Simulations are a feature of all three educational tiers. The entry-level program, the FDP, covers two years. There are about 50 new participants each year, so that at any one time about 100 people are included. In addition to the simulations, the program calls for them to rotate among roles that include segment and opex analysis, intercompany accounting, cash-management analysis, pricing, corporate planning, competitive analysis, financial services, credit analysis, external reporting, budgeting and forecasting, and logistics.
Some FDP graduates branch off to either internal audit or various finance roles. Within three years, they are eligible for consideration in the FRP. That lasts for three years, with participants given three different one-year assignments. Many of those are outside a person’s home country. Roles include investor relations; assistant controllership; procurement (where a person would be an analyst for a commodity buyer); opex roles such as supporting the marketing budget; financial planning and analysis; treasury; foreign exchange; and cash management.

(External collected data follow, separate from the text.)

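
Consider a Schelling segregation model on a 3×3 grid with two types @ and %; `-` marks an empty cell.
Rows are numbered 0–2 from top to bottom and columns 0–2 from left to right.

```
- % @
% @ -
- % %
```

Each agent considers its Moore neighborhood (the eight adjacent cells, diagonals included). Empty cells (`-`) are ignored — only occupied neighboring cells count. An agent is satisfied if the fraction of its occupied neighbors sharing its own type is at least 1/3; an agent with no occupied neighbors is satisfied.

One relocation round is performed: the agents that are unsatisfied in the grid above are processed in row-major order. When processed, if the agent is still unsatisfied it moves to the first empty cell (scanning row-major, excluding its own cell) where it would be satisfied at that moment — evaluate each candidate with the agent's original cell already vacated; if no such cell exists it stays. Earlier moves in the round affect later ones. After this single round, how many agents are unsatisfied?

Initially unsatisfied (in order): (1,1).
  (1,1): no empty cell satisfies it; stays.
Resulting grid:
- % @
% @ -
- % %
Unsatisfied now: (1,1).

1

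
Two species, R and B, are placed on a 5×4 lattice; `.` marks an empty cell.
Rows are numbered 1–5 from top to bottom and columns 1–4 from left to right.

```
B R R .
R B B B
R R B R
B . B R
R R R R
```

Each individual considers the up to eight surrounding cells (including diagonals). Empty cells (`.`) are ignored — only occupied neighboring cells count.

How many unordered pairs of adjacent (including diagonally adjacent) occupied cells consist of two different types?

Scan each occupied cell's neighbors to the right and below (and the two forward diagonals) so each pair is counted once.
From row 1: 7 unlike of 10 pairs (running 7/10).
From row 2: 6 unlike of 13 pairs (running 13/23).
From row 3: 7 unlike of 10 pairs (running 20/33).
From row 4: 6 unlike of 8 pairs (running 26/41).
From row 5: 0 unlike of 3 pairs (running 26/44).
Total adjacent occupied pairs: 44; unlike-type pairs: 26.

26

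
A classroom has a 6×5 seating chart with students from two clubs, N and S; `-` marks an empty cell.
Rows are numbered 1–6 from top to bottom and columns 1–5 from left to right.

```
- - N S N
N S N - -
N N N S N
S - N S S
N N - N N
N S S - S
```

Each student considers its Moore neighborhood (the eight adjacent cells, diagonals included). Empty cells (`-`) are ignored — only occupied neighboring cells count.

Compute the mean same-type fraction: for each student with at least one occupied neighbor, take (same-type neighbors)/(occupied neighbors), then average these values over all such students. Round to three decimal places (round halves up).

(1,3)N 1/3
(1,4)S 0/3
(1,5)N 0/1
(2,1)N 2/3
(2,2)S 0/6
(2,3)N 3/6
(3,1)N 2/4
(3,2)N 5/7
(3,3)N 3/6
(3,4)S 2/6
(3,5)N 0/3
(4,1)S 0/4
(4,3)N 4/6
(4,4)S 2/7
(4,5)S 2/5
(5,1)N 2/4
(5,2)N 3/6
(5,4)N 2/6
(5,5)N 1/4
(6,1)N 2/3
(6,2)S 1/4
(6,3)S 1/3
(6,5)S 0/2
Sum over 23 students: 1/3 + 0/3 + 0/1 + 2/3 + 0/6 + 3/6 + 2/4 + 5/7 + 3/6 + 2/6 + 0/3 + 0/4 + 4/6 + 2/7 + 2/5 + 2/4 + 3/6 + 2/6 + 1/4 + 2/3 + 1/4 + 1/3 + 0/2 = 116/15; mean = 116/15 ÷ 23 = 116/345 = 0.336231… → 0.336.

0.336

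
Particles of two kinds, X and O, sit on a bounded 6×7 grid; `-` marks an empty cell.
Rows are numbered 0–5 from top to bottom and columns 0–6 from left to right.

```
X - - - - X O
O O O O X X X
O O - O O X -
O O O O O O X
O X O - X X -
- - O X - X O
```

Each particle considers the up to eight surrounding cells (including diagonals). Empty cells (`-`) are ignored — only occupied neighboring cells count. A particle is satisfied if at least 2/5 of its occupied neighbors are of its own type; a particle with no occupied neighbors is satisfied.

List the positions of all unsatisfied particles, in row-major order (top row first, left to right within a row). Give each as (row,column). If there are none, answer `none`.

(0,0)X 0/2 ✗
(0,5)X 3/4 ✓
(0,6)O 0/3 ✗
(1,0)O 3/4 ✓
(1,1)O 4/5 ✓
(1,2)O 4/4 ✓
(1,3)O 3/4 ✓
(1,4)X 3/6 ✓
(1,5)X 4/6 ✓
(1,6)X 3/4 ✓
(2,0)O 5/5 ✓
(2,1)O 7/7 ✓
(2,3)O 6/7 ✓
(2,4)O 5/8 ✓
(2,5)X 4/7 ✓
(3,0)O 4/5 ✓
(3,1)O 6/7 ✓
(3,2)O 5/6 ✓
(3,3)O 5/6 ✓
(3,4)O 4/7 ✓
(3,5)O 2/6 ✗
(3,6)X 2/3 ✓
(4,0)O 2/3 ✓
(4,1)X 0/6 ✗
(4,2)O 4/6 ✓
(4,4)X 3/6 ✓
(4,5)X 3/6 ✓
(5,2)O 1/3 ✗
(5,3)X 1/3 ✗
(5,5)X 2/3 ✓
(5,6)O 0/2 ✗

(0,0), (0,6), (3,5), (4,1), (5,2), (5,3), (5,6)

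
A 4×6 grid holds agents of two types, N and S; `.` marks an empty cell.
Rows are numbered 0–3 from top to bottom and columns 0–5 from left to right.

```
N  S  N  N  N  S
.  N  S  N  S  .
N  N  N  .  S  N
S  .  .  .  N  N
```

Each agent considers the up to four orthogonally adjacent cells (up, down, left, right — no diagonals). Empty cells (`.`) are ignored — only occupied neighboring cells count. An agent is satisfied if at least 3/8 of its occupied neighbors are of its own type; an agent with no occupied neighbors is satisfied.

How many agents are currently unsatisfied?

11

(0,0)N 0/1 unhappy
(0,1)S 0/3 unhappy
(0,2)N 1/3 unhappy
(0,3)N 3/3 ok
(0,4)N 1/3 unhappy
(0,5)S 0/1 unhappy
(1,1)N 1/3 unhappy
(1,2)S 0/4 unhappy
(1,3)N 1/3 unhappy
(1,4)S 1/3 unhappy
(2,0)N 1/2 ok
(2,1)N 3/3 ok
(2,2)N 1/2 ok
(2,4)S 1/3 unhappy
(2,5)N 1/2 ok
(3,0)S 0/1 unhappy
(3,4)N 1/2 ok
(3,5)N 2/2 ok
Unsatisfied: (0,0), (0,1), (0,2), (0,4), (0,5), (1,1), (1,2), (1,3), (1,4), (2,4), (3,0) — 11 in total.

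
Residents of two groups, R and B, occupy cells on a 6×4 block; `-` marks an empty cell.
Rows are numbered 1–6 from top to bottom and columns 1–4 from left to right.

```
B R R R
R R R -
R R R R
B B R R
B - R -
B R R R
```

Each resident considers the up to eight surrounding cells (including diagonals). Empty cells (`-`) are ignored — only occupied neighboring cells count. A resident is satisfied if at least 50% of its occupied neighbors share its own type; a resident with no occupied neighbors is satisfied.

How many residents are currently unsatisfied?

(1,1)B 0/3 ✗
(1,2)R 4/5 ✓
(1,3)R 4/4 ✓
(1,4)R 2/2 ✓
(2,1)R 4/5 ✓
(2,2)R 7/8 ✓
(2,3)R 7/7 ✓
(3,1)R 3/5 ✓
(3,2)R 6/8 ✓
(3,3)R 6/7 ✓
(3,4)R 4/4 ✓
(4,1)B 2/4 ✓
(4,2)B 2/7 ✗
(4,3)R 5/6 ✓
(4,4)R 4/4 ✓
(5,1)B 3/4 ✓
(5,3)R 5/6 ✓
(6,1)B 1/2 ✓
(6,2)R 2/4 ✓
(6,3)R 3/3 ✓
(6,4)R 2/2 ✓
Unsatisfied: (1,1), (4,2) — 2 in total.

2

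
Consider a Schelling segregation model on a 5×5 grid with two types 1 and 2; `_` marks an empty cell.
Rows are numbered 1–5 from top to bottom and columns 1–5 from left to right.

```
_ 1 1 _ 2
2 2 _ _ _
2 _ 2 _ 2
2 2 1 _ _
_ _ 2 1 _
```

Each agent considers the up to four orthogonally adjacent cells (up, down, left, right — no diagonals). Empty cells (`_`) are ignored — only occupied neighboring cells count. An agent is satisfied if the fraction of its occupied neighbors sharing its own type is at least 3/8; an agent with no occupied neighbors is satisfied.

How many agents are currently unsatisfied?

4

Row 1: (1,2)1 1/2 satisfied · (1,3)1 1/1 satisfied · (1,5)2 0/0 satisfied
Row 2: (2,1)2 2/2 satisfied · (2,2)2 1/2 satisfied
Row 3: (3,1)2 2/2 satisfied · (3,3)2 0/1 not · (3,5)2 0/0 satisfied
Row 4: (4,1)2 2/2 satisfied · (4,2)2 1/2 satisfied · (4,3)1 0/3 not
Row 5: (5,3)2 0/2 not · (5,4)1 0/1 not
Unsatisfied: (3,3), (4,3), (5,3), (5,4) — 4 in total.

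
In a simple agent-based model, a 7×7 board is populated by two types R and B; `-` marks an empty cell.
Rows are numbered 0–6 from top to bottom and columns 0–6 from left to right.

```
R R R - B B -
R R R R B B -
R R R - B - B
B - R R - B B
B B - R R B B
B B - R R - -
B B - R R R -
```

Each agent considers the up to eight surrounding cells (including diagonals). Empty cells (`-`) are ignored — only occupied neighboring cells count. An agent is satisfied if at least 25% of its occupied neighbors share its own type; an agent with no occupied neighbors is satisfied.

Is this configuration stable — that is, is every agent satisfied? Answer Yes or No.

Row 0: (0,0)R 3/3 ok · (0,1)R 5/5 ok · (0,2)R 4/4 ok · (0,4)B 3/4 ok · (0,5)B 3/3 ok
Row 1: (1,0)R 5/5 ok · (1,1)R 8/8 ok · (1,2)R 6/6 ok · (1,3)R 3/6 ok · (1,4)B 4/5 ok · (1,5)B 5/5 ok
Row 2: (2,0)R 3/4 ok · (2,1)R 6/7 ok · (2,2)R 6/6 ok · (2,4)B 3/5 ok · (2,6)B 3/3 ok
Row 3: (3,0)B 2/4 ok · (3,2)R 4/5 ok · (3,3)R 4/5 ok · (3,5)B 5/6 ok · (3,6)B 4/4 ok
Row 4: (4,0)B 4/4 ok · (4,1)B 4/5 ok · (4,3)R 5/5 ok · (4,4)R 4/6 ok · (4,5)B 3/5 ok · (4,6)B 3/3 ok
Row 5: (5,0)B 5/5 ok · (5,1)B 5/5 ok · (5,3)R 5/5 ok · (5,4)R 6/7 ok
Row 6: (6,0)B 3/3 ok · (6,1)B 3/3 ok · (6,3)R 3/3 ok · (6,4)R 4/4 ok · (6,5)R 2/2 ok
All meet the threshold, so the configuration is stable.

Yes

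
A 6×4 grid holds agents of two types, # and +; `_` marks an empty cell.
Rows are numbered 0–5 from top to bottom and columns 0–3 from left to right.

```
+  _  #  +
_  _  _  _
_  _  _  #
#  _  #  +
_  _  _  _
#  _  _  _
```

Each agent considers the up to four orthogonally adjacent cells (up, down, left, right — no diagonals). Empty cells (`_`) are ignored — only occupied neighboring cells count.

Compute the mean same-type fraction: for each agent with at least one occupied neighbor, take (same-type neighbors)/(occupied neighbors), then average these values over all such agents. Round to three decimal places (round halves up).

Row 0: (0,0)+ — no occupied neighbors · (0,2)# 0/1 · (0,3)+ 0/1
Row 2: (2,3)# 0/1
Row 3: (3,0)# — no occupied neighbors · (3,2)# 0/1 · (3,3)+ 0/2
Row 5: (5,0)# — no occupied neighbors
Sum over 5 agents: 0/1 + 0/1 + 0/1 + 0/1 + 0/2 = 0; mean = 0 ÷ 5 = 0 = 0.0 → 0.000.

0.000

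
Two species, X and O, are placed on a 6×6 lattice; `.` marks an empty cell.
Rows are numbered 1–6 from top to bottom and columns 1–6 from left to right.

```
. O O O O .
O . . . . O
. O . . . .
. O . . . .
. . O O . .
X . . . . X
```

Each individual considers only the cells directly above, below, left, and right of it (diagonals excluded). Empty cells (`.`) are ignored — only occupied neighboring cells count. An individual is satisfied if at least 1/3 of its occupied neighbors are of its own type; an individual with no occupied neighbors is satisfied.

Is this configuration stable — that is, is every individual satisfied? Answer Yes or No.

Row 1: (1,2)O 1/1 ✓ · (1,3)O 2/2 ✓ · (1,4)O 2/2 ✓ · (1,5)O 1/1 ✓
Row 2: (2,1)O 0/0 ✓ · (2,6)O 0/0 ✓
Row 3: (3,2)O 1/1 ✓
Row 4: (4,2)O 1/1 ✓
Row 5: (5,3)O 1/1 ✓ · (5,4)O 1/1 ✓
Row 6: (6,1)X 0/0 ✓ · (6,6)X 0/0 ✓
All meet the threshold, so the configuration is stable.

Yes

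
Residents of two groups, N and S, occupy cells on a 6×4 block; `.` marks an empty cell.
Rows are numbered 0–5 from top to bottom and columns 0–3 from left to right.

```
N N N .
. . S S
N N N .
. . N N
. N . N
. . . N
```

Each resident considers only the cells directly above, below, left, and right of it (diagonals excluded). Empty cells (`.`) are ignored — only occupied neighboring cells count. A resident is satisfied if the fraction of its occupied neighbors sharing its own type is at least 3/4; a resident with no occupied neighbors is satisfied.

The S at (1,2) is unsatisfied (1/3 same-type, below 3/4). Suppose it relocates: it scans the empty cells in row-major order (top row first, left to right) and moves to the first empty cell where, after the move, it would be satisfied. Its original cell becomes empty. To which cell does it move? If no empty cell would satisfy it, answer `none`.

Vacating (1,2). Empty cells in order:
  (0,3): 1/2 same-type → still unsatisfied.
  (1,0): 0/2 same-type → still unsatisfied.
  (1,1): 0/2 same-type → still unsatisfied.
  (2,3): 1/3 same-type → still unsatisfied.
  (3,0): 0/1 same-type → still unsatisfied.
  (3,1): 0/3 same-type → still unsatisfied.
  (4,0): 0/1 same-type → still unsatisfied.
  (4,2): 0/3 same-type → still unsatisfied.
  (5,0): 0/0 same-type → satisfied — stop here.

(5,0)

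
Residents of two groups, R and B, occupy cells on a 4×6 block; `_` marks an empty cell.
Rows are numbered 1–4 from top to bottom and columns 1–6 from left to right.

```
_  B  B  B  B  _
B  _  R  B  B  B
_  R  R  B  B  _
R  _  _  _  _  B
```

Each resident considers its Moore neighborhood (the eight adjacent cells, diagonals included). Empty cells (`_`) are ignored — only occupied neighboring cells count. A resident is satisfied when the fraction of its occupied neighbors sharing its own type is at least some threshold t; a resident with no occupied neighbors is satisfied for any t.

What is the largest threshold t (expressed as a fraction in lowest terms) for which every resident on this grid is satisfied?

Row 1: (1,2)B 2/3 · (1,3)B 3/4 · (1,4)B 4/5 · (1,5)B 4/4
Row 2: (2,1)B 1/2 · (2,3)R 2/7 · (2,4)B 6/8 · (2,5)B 6/6 · (2,6)B 3/3
Row 3: (3,2)R 3/4 · (3,3)R 2/4 · (3,4)B 3/5 · (3,5)B 5/5
Row 4: (4,1)R 1/1 · (4,6)B 1/1
The smallest same-type fraction is 2/7 at (2,3), which reduces to 2/7. Any threshold above that leaves this resident unsatisfied.

2/7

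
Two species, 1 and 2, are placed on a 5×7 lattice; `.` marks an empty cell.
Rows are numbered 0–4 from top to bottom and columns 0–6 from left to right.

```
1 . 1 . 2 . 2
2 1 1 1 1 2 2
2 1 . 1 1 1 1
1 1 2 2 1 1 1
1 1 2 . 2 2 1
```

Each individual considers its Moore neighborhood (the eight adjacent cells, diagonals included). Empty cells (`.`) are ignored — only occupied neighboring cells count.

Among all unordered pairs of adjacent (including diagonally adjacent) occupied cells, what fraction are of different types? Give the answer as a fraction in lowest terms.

Scan each occupied cell's neighbors to the right and below (and the two forward diagonals) so each pair is counted once.
Row 0: 1(0,0)–2(1,0)≠ 1(0,0)–1(1,1)= 1(0,2)–1(1,2)= 1(0,2)–1(1,3)= 1(0,2)–1(1,1)= 2(0,4)–1(1,4)≠ 2(0,4)–2(1,5)= 2(0,4)–1(1,3)≠ 2(0,6)–2(1,6)= 2(0,6)–2(1,5)=  → 3/10 unlike.
Row 1: 2(1,0)–1(1,1)≠ 2(1,0)–2(2,0)= 2(1,0)–1(2,1)≠ 1(1,1)–1(1,2)= 1(1,1)–1(2,1)= 1(1,1)–2(2,0)≠ 1(1,2)–1(1,3)= 1(1,2)–1(2,3)= 1(1,2)–1(2,1)= 1(1,3)–1(1,4)= 1(1,3)–1(2,3)= 1(1,3)–1(2,4)= 1(1,4)–2(1,5)≠ 1(1,4)–1(2,4)= 1(1,4)–1(2,5)= 1(1,4)–1(2,3)= 2(1,5)–2(1,6)= 2(1,5)–1(2,5)≠ 2(1,5)–1(2,6)≠ 2(1,5)–1(2,4)≠ 2(1,6)–1(2,6)≠ 2(1,6)–1(2,5)≠  → 9/22 unlike.
Row 2: 2(2,0)–1(2,1)≠ 2(2,0)–1(3,0)≠ 2(2,0)–1(3,1)≠ 1(2,1)–1(3,1)= 1(2,1)–2(3,2)≠ 1(2,1)–1(3,0)= 1(2,3)–1(2,4)= 1(2,3)–2(3,3)≠ 1(2,3)–1(3,4)= 1(2,3)–2(3,2)≠ 1(2,4)–1(2,5)= 1(2,4)–1(3,4)= 1(2,4)–1(3,5)= 1(2,4)–2(3,3)≠ 1(2,5)–1(2,6)= 1(2,5)–1(3,5)= 1(2,5)–1(3,6)= 1(2,5)–1(3,4)= 1(2,6)–1(3,6)= 1(2,6)–1(3,5)=  → 7/20 unlike.
Row 3: 1(3,0)–1(3,1)= 1(3,0)–1(4,0)= 1(3,0)–1(4,1)= 1(3,1)–2(3,2)≠ 1(3,1)–1(4,1)= 1(3,1)–2(4,2)≠ 1(3,1)–1(4,0)= 2(3,2)–2(3,3)= 2(3,2)–2(4,2)= 2(3,2)–1(4,1)≠ 2(3,3)–1(3,4)≠ 2(3,3)–2(4,4)= 2(3,3)–2(4,2)= 1(3,4)–1(3,5)= 1(3,4)–2(4,4)≠ 1(3,4)–2(4,5)≠ 1(3,5)–1(3,6)= 1(3,5)–2(4,5)≠ 1(3,5)–1(4,6)= 1(3,5)–2(4,4)≠ 1(3,6)–1(4,6)= 1(3,6)–2(4,5)≠  → 9/22 unlike.
Row 4: 1(4,0)–1(4,1)= 1(4,1)–2(4,2)≠ 2(4,4)–2(4,5)= 2(4,5)–1(4,6)≠  → 2/4 unlike.
Total adjacent occupied pairs: 78; unlike-type pairs: 30.
30/78 reduces to 5/13.

5/13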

There is also a tax role, which Davis calls “relatively unique to our rotation, to understand not necessarily how to do an accrual but how value-added tax or transfer pricing works.” Participants don’t necessarily choose which assignments they get, she adds, but they can express preference.
At the third level, the GFEP, participants go into the field, doing benchmark work at other companies where they work with the CFO and finance staff to understand the issues they are dealing with that relate to Dell. Those companies, which are selected based on their reputation for maintaining best practices, also send their people to Dell for similar learning.
The GFEP participants also work on a big team project that is reported to Dell chairman and CEO Michael Dell. Last year’s project was around what Dell calls “purpose-driven companies,” or those that execute against strategies that are clear, concise, and branded. Key learnings included how every team member “lives the brand” at Coca-Cola, the business-integration processes at Stanley Works, and executive involvement in recruiting at Goldman Sachs.
Meanwhile, Dell is developing a program to provide financial education to certain nonfinancial employee groups. People from marketing, sales, research and development, and information technology will take four modules built around the income statement, the balance sheet, factors affecting profitability, and key financial ratios.
As a result of the programs, the company also is now more consistently focused on a core set of operational financial tools. “A good example is income variance, driving a consistent set of tools across the company to measure the results of our business units,” says Gladden.
But can the ROI on Dell’s investment in the educational programs be quantified? Gladden says they pay for themselves just through less reliance on recruiters to find talent externally. Since he came to Dell as CFO in 2008, he’s been trying to instill in his top staff the mind set that they are building a 25-year career at the company, “rather than just joining to get a certain set of experiences to make you more attractive in the external market. This is about developing a culture and leadership capabilities for the long term.”